The Grip Weeds are a rock band! One of a kind that is pretty rare since the beginning of the seventies. With a total concept, based on an authentic “flower-power” image, dated (in the most positive sense!) sound and even a cover design, the listener gets caught in a time-trap that captures the period of free love, mind excursions, heavenly vocal harmonies and guitar parts that defined the rock’n’roll history.
One thing that avoids the mentioned time-pattern, is the fact that, in this case, hidden behind the solo guitar-creations are the hands of a woman, Kristin Pinell, whose skills put the female sex on the same level with the male-representatives.
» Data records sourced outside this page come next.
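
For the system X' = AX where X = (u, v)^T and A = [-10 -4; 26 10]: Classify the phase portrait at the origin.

center

A = [[-10,-4],[26,10]]; det(A-λI) = λ^2 + 4.
λ = 0 ± 2i: zero real part.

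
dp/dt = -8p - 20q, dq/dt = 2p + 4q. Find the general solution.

Coefficient matrix A = [[-8, -20], [2, 4]].
Characteristic polynomial det(A - λI) = λ^2 + 4λ + 8 = 0.
Eigenvalues λ = -2 ± 2i (complex conjugate pair).
For λ=-2+2i: an eigenvector is (-3,1) - i(-1,0) = (-3 + i, 1).
A real fundamental pair from Re and Im of e^((-2+2i)t)v: X_1 = e^(-2t)(cos(2t)·(-3,1) + sin(2t)·(-1,0)), X_2 = e^(-2t)(sin(2t)·(-3,1) - cos(2t)·(-1,0)).
General solution: c_1X_1 + c_2X_2.

p(t) = -c_1e^(-2t)sin(2t) - 3c_1e^(-2t)cos(2t) - 3c_2e^(-2t)sin(2t) + c_2e^(-2t)cos(2t), q(t) = c_1e^(-2t)cos(2t) + c_2e^(-2t)sin(2t)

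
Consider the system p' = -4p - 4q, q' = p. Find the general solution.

Coefficient matrix A = [[-4, -4], [1, 0]].
Characteristic polynomial det(A - λI) = λ^2 + 4λ + 4 = 0.
Single eigenvalue λ = -2 with algebraic multiplicity 2.
Eigenvector v = (2,-1); generalized eigenvector w with (A-λI)w=v is (-3,1).
General solution: e^(-2t)[c_1·v + c_2·(t·v + w)].

p(t) = 2c_1e^(-2t) + 2c_2te^(-2t) - 3c_2e^(-2t), q(t) = -c_1e^(-2t) - c_2te^(-2t) + c_2e^(-2t)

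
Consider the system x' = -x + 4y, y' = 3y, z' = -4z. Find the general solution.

x(t) = c_2e^(3t) + c_3e^(-t), y(t) = c_2e^(3t), z(t) = c_1e^(-4t)

Coefficient matrix A = [[-1, 4, 0], [0, 3, 0], [0, 0, -4]].
det(A - λI) = 0 gives eigenvalues λ = -4, 3, -1.
For λ=-4: eigenvector (0,0,1).
For λ=3: eigenvector (1,1,0).
For λ=-1: eigenvector (1,0,0).
General solution: c_1e^(-4t)(0,0,1) + c_2e^(3t)(1,1,0) + c_3e^(-t)(1,0,0).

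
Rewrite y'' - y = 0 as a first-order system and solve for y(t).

Let x_1 = y, x_2 = y'. Then x_1' = x_2 and x_2' = x_1.
A = [[0,1],[1,0]]; det(A-λI) = λ^2 - 1.
Eigenvalues λ = 1, -1 with eigenvectors (1,1), (1,-1).

y(t) = K_1e^(t) + K_2e^(-t)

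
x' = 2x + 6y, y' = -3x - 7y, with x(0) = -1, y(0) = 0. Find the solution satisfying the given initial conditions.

x(t) = -2e^(-t) + e^(-4t), y(t) = e^(-t) - e^(-4t)

Coefficient matrix A = [[2, 6], [-3, -7]].
Characteristic polynomial det(A - λI) = λ^2 + 5λ + 4 = 0.
Eigenvalues λ = -4, -1.
For λ=-4: (A-λI) row 1 is [6, 6], so an eigenvector is (1, -1).
For λ=-1: (A-λI) row 1 is [3, 6], so an eigenvector is (-2, 1).
General solution: K_1e^(-4t)(1,-1) + K_2e^(-t)(-2,1).
Applying x(0)=-1, y(0)=0 gives K_1=1, K_2=1.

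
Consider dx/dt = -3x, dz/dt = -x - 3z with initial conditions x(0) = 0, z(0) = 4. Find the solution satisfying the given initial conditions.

x(t) = 0, z(t) = 4e^(-3t)

Coefficient matrix A = [[-3, 0], [-1, -3]].
Characteristic polynomial det(A - λI) = λ^2 + 6λ + 9 = 0.
Single eigenvalue λ = -3 with algebraic multiplicity 2.
Eigenvector v = (0,1); generalized eigenvector w with (A-λI)w=v is (-1,-3).
General solution: e^(-3t)[c_1·v + c_2·(t·v + w)].
Applying x(0)=0, z(0)=4 gives c_1=4, c_2=0.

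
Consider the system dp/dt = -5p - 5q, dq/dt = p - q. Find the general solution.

p(t) = K_1e^(-3t)sin(t) + 2K_1e^(-3t)cos(t) + 2K_2e^(-3t)sin(t) - K_2e^(-3t)cos(t), q(t) = -K_1e^(-3t)cos(t) - K_2e^(-3t)sin(t)

Coefficient matrix A = [[-5, -5], [1, -1]].
Characteristic polynomial det(A - λI) = λ^2 + 6λ + 10 = 0.
Eigenvalues λ = -3 ± i (complex conjugate pair).
For λ=-3+i: an eigenvector is (2,-1) - i(1,0) = (2 - i, -1).
A real fundamental pair from Re and Im of e^((-3+i)t)v: X_1 = e^(-3t)(cos(t)·(2,-1) + sin(t)·(1,0)), X_2 = e^(-3t)(sin(t)·(2,-1) - cos(t)·(1,0)).
General solution: K_1X_1 + K_2X_2.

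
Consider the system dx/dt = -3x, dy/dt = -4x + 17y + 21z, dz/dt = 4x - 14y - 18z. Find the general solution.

Coefficient matrix A = [[-3, 0, 0], [-4, 17, 21], [4, -14, -18]].
det(A - λI) = 0 gives eigenvalues λ = -3, 3, -4.
For λ=-3: eigenvector (1,-4,4).
For λ=3: eigenvector (0,3,-2).
For λ=-4: eigenvector (0,-1,1).
General solution: C_1e^(-3t)(1,-4,4) + C_2e^(3t)(0,3,-2) + C_3e^(-4t)(0,-1,1).

x(t) = C_1e^(-3t), y(t) = -4C_1e^(-3t) + 3C_2e^(3t) - C_3e^(-4t), z(t) = 4C_1e^(-3t) - 2C_2e^(3t) + C_3e^(-4t)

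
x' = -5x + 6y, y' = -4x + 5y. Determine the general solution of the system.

Coefficient matrix A = [[-5, 6], [-4, 5]].
Characteristic polynomial det(A - λI) = λ^2 - 1 = 0.
Eigenvalues λ = -1, 1.
For λ=-1: (A-λI) row 1 is [-4, 6], so an eigenvector is (-3, -2).
For λ=1: (A-λI) row 1 is [-6, 6], so an eigenvector is (-1, -1).
General solution: K_1e^(-t)(-3,-2) + K_2e^(t)(-1,-1).

x(t) = -3K_1e^(-t) - K_2e^(t), y(t) = -2K_1e^(-t) - K_2e^(t)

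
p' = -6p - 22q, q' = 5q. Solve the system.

Coefficient matrix A = [[-6, -22], [0, 5]].
Characteristic polynomial det(A - λI) = λ^2 + λ - 30 = 0.
Eigenvalues λ = 5, -6.
For λ=5: (A-λI) row 1 is [-11, -22], so an eigenvector is (2, -1).
For λ=-6: (A-λI) row 1 is [0, -22], so an eigenvector is (1, 0).
General solution: K_1e^(5t)(2,-1) + K_2e^(-6t)(1,0).

p(t) = 2K_1e^(5t) + K_2e^(-6t), q(t) = -K_1e^(5t)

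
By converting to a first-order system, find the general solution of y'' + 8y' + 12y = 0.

y(t) = C_1e^(-6t) + C_2e^(-2t)

Let x_1 = y, x_2 = y'. Then x_1' = x_2 and x_2' = -12x_1 - 8x_2.
A = [[0,1],[-12,-8]]; det(A-λI) = λ^2 + 8λ + 12.
Eigenvalues λ = -6, -2 with eigenvectors (1,-6), (1,-2).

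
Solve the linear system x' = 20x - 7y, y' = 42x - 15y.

x(t) = C_1e^(6t) - C_2e^(-t), y(t) = 2C_1e^(6t) - 3C_2e^(-t)

Coefficient matrix A = [[20, -7], [42, -15]].
Characteristic polynomial det(A - λI) = λ^2 - 5λ - 6 = 0.
Eigenvalues λ = 6, -1.
For λ=6: (A-λI) row 1 is [14, -7], so an eigenvector is (1, 2).
For λ=-1: (A-λI) row 1 is [21, -7], so an eigenvector is (-1, -3).
General solution: C_1e^(6t)(1,2) + C_2e^(-t)(-1,-3).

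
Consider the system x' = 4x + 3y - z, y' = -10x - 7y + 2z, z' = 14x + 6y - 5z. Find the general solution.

x(t) = c_1e^(-t) - c_2e^(-4t) - c_3e^(-3t), y(t) = -c_1e^(-t) + 2c_2e^(-4t) + 2c_3e^(-3t), z(t) = 2c_1e^(-t) - 2c_2e^(-4t) - c_3e^(-3t)

Coefficient matrix A = [[4, 3, -1], [-10, -7, 2], [14, 6, -5]].
det(A - λI) = 0 gives eigenvalues λ = -1, -4, -3.
For λ=-1: eigenvector (1,-1,2).
For λ=-4: eigenvector (-1,2,-2).
For λ=-3: eigenvector (-1,2,-1).
General solution: c_1e^(-t)(1,-1,2) + c_2e^(-4t)(-1,2,-2) + c_3e^(-3t)(-1,2,-1).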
Besides her, the other band members are the author-brothers, Kurt (drums, vocals) and Rick (Guitars, vocal) Reil and the bassist Michael Nattboy, forming a perfectly constructed rock’n’roll tradition recycling machine.
The magical, mystery, audio tour through the summer, that The Grip Weeds really believe will last for a thousand years, starts with Save My Life that sounds like the ’65’s Byrds playing a song co-written by John Entwistle and Syd Barrett (really !!!), almost making a scene of a “gnome in the spider’s net” come true.
McGuinn & Co. appear as the main influence once again in Love That Never Ends as well as in a Future Move based on the past. Moving horizontally, the search for the lost chords ends locally, materialising in three Buffalo Springfield homage’s: the Steven Stillized-mid’60s-beat, full of vocal harmonies called Rainy Day #3 and two west-coastandards, Don’t Look Over Your Shoulder and Is It Showing, with a riff that sounds sooo familiar though “it’s not showing” where it comes from.
A bit rower, rawk-ier side comes to the fore with She Surrounds Me and Love’s Lost On You, while Changed is an undeniable proof that the usual bluesy/boogie form doesn’t have to sound familiar if you’re capable for a performance, harmonically enrichened, like this, with a Jefferson-like vocal mantra ending that gently flows into the equally eastern-colored Life And Love, Times To Come.
Just as it was the case on the previous Grip Weeds’ album, where the only cover was the Buffalo outtake Down To The Wire, the choice here is just as clever, making the woman’s point of view of Townsend’s Melancholia fit perfectly into the album concept.
The question of necessity of retro bands like this is pretty frequent, but, thanks to their musical evidence, the Grip Weeds actually makes you ask yourselves if anything else is needed besides them.